If $x = \sqrt{2} + \sqrt{3} + \sqrt{6}$ is a root of $x^4 + ax^3 + bx^2 + cx + d$, where $a, b, c$ and $d$ are integers, what is $|a + b + c + d|$?

Question

From the Pre-Regional Mathematics Olympiad, 2019:

If $x = \sqrt{2} + \sqrt{3} + \sqrt{6}$ is a root of $x^4 + ax^3 + bx^2 + cx + d$, where $a, b, c$ and $d$ are integers, what is $|a + b + c + d|$?

I have provided one answer below, and would be interested in alternative solutions.

Answer 1

We can rewrite $x =\sqrt{2} + \sqrt{3} + \sqrt6$ as $$\begin{aligned}(x-\sqrt2)^2 &= (\sqrt2 + \sqrt6)^2\\ x^2 - 2\sqrt2x+2 &= 9 + 6\sqrt2\\ x^2-7&=2\sqrt2\space(x+3)\end{aligned}$$ On squaring both sides of the equation, $$x^4-22x^2-48x-23=0$$ Therefore, $a = 0, b = -22, c = -48, d = -23$, implying $|a+b+c+d| = 93$

Answer 2

The only part missing in the existing answer is the fact that the minimal polynomial of $a=\sqrt{2}+\sqrt{3}+\sqrt{6}$ has degree $4$, i.e. the degree of the extension $|\Bbb{Q}[a]:\Bbb{Q}|$ is $4$. Since $a$ is a root of an integer polynomial of degree $4$, the degree of the extension is $1, 2$ or $4$. It cannot be $1$ since $a$ is not rational. If the degree is $2$ then for some rational $p,q$ you have $a^2+pa+q=0$ or $11+2(\sqrt{6}+2\sqrt{3}+3\sqrt{2})+pa+q=0$. But that is impossible. So, indeed, the degree is $4$.
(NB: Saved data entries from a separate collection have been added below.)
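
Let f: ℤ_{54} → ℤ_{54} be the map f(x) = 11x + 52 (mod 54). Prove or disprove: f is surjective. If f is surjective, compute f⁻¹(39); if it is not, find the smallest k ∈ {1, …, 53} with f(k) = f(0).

43

Since gcd(11, 54) = 1, 11 is invertible modulo 54. Euclid's algorithm: 54 = 4·11 + 10, 11 = 1·10 + 1; back-substituting gives 1 = 5·11 − 1·54, so 11⁻¹ ≡ 5 (mod 54).
Then y ↦ 5(y − 52) is a two-sided inverse to f, so every y ∈ ℤ_{54} has a preimage.
Thus f is surjective.
Since f is surjective, we find f⁻¹(39): we need 11x ≡ 39 − 52 ≡ 41 (mod 54). Using 11⁻¹ = 5: x ≡ 5·41 = 205 = 3·54 + 43, so x = 43.
Check: f(43) = 11·43 + 52 = 525 = 9·54 + 39 ≡ 39 (mod 54).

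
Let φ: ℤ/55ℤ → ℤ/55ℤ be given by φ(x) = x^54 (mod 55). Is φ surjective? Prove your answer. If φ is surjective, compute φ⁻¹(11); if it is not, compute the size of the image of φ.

18

φ(3): Repeated squaring mod 55: 3^1 ≡ 3, 3^2 ≡ 3² = 9, 3^4 ≡ 9² = 81 ≡ 26, 3^8 ≡ 26² = 676 ≡ 16, 3^16 ≡ 16² = 256 ≡ 36, 3^32 ≡ 36² = 1296 ≡ 31. Since 54 = 32 + 16 + 4 + 2, 3^54 ≡ 31·36·26·9: 31·36 = 1116 ≡ 16, then 16·26 = 416 ≡ 31, then 31·9 = 279 ≡ 4. So 3^54 ≡ 4 (mod 55).
φ(8): Repeated squaring mod 55: 8^1 ≡ 8, 8^2 ≡ 8² = 64 ≡ 9, 8^4 ≡ 9² = 81 ≡ 26, 8^8 ≡ 26² = 676 ≡ 16, 8^16 ≡ 16² = 256 ≡ 36, 8^32 ≡ 36² = 1296 ≡ 31. Since 54 = 32 + 16 + 4 + 2, 8^54 ≡ 31·36·26·9: 31·36 = 1116 ≡ 16, then 16·26 = 416 ≡ 31, then 31·9 = 279 ≡ 4. So 8^54 ≡ 4 (mod 55).
So φ(3) = φ(8) = 4 while 3 ≠ 8, hence φ is not injective.
A non-injective map from the 55-element set ℤ/55ℤ to itself takes at most 54 distinct values, so it cannot be surjective. Thus φ is not surjective.
Since φ is not surjective, we determine |image(φ)|. Computing x^54 mod 55 for each x (by repeated squaring, reducing mod 55 at every step), the values φ(0), φ(1), …, φ(54) are: 0, 1, 49, 4, 36, 20, 31, 14, 4, 16, 45, 11, 34, 49, 26, 25, 31, 9, 14, 26, 5, 1, 44, 34, 16, 15, 36, 9, 9, 36, 15, 16, 34, 44, 1, 5, 26, 14, 9, 31, 25, 26, 49, 34, 11, 45, 16, 4, 14, 31, 20, 36, 4, 49, 1.
The distinct values are {0, 1, 4, 5, 9, 11, 14, 15, 16, 20, 25, 26, 31, 34, 36, 44, 45, 49}; there are 18 of them.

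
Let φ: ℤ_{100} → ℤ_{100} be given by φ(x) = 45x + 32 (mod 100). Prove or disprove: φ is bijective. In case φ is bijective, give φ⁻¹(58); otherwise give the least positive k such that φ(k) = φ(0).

We have gcd(45, 100) = 5 > 1. Taking a = 0 and b = 20: φ(0) = 32 and φ(20) = 45·20 + 32 = 932 ≡ 32 (mod 100).
So φ(0) = φ(20) while 0 ≠ 20, therefore φ is not injective, hence not bijective.
Since φ is not bijective, we find the least positive k with φ(k) = φ(0): this means 45k ≡ 0 (mod 100), i.e. 100 ∣ 45k. Since gcd(45, 100) = 5, dividing through by 5 this holds exactly when 20 ∣ 9k, and as gcd(9, 20) = 1, exactly when 20 ∣ k.
The smallest positive such k is 20.

20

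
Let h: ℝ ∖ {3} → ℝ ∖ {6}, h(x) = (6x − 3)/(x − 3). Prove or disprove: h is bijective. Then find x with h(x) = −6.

7/4

Suppose h(u) = h(v). Cross-multiplying: (6u − 3)(v − 3) = (6v − 3)(u − 3).
Expanding both sides and cancelling the symmetric terms leaves −15·(u − v) = 0. Since −15 ≠ 0, u = v. Hence h is injective.
For any y ≠ 6, solving y(x − 3) = 6x − 3 for x gives a well-defined x ≠ 3. So h is surjective.
Hence h is bijective.
Solving h(x) = −6: cross-multiplying gives 6x − 3 = −6(x − 3), which rearranges to 12x = 21, so x = 7/4.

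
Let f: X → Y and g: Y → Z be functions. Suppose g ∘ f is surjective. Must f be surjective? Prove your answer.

not surjective

No. Take X = {1, 2}, Y = {1, 2, 3, 4, 5}, Z = {1}, f(a) = 1 for every a ∈ X, and g(b) = 1 for every b ∈ Y.
Then g ∘ f is surjective onto {1}, but 5 ∈ Y has no preimage under f, so f is not surjective.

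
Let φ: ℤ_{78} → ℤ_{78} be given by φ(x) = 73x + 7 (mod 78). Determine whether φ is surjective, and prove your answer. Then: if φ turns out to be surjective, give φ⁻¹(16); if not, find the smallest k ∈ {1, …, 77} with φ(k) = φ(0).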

Another way to prove it is to consider homomorphisms from $\Bbb{Q}[a]$ to $\Bbb{Q}[\sqrt{2},\sqrt{3}]$ (which has degree $4$). There are $4$ of those.

Answer 3

Using a bit of Galois theory: first, note that the intermediate fields between $\mathbb{Q}$ and $\mathbb{Q}(\sqrt{2}, \sqrt{3})$ are $\mathbb{Q}(\sqrt{2})$, $\mathbb{Q}(\sqrt{3})$, and $\mathbb{Q}(\sqrt{6})$, none of which contains $\sqrt{2} + \sqrt{3} + \sqrt{6}$. Therefore, $\sqrt{2} + \sqrt{3} + \sqrt{6}$ is a primitive generator of the extension $\mathbb{Q}(\sqrt{2}, \sqrt{3})$ of $\mathbb{Q}$, so the degree of its minimal polynomial is $[\mathbb{Q}(\sqrt{2}, \sqrt{3}) : \mathbb{Q}] = 4$.

Now, also note that if the minimal polynomial is $p(x) = x^4 + ax^3 + bx^2 + cx + d$, then $a + b + c + d = p(1) - 1$. On the other hand, we also know that $p(x) = \prod_{\sigma \in G} (x - \sigma(\alpha))$ where $G = \operatorname{Gal}(\mathbb{Q}(\sqrt{2}, \sqrt{3}) / \mathbb{Q})$ and $\alpha = \sqrt{2} + \sqrt{3} + \sqrt{6}$. Therefore, $p(1) = N^{\mathbb{Q}(\sqrt{2}, \sqrt{3})}_{\mathbb{Q}}(1 - \alpha)$.

But also, $$ N^{\mathbb{Q}(\sqrt{2}, \sqrt{3})}_{\mathbb{Q}} (1 - \alpha) = N^{\mathbb{Q}(\sqrt{2})}_{\mathbb{Q}} N^{\mathbb{Q}(\sqrt{2}, \sqrt{3})}_{\mathbb{Q}(\sqrt{2})} [(1 - \sqrt{2}) - (1 + \sqrt{2}) \sqrt{3}] = \\ N^{\mathbb{Q}(\sqrt{2})}_{\mathbb{Q}} [(1 - \sqrt{2})^2 - 3 (1 + \sqrt{2})^2] = N^{\mathbb{Q}(\sqrt{2})}_{\mathbb{Q}} (-6 - 8 \sqrt{2}) = 6^2 - 2 \cdot 8^2 = -92. $$ Thus, $a + b + c + d = -93$, and $|a + b + c + d| = 93$.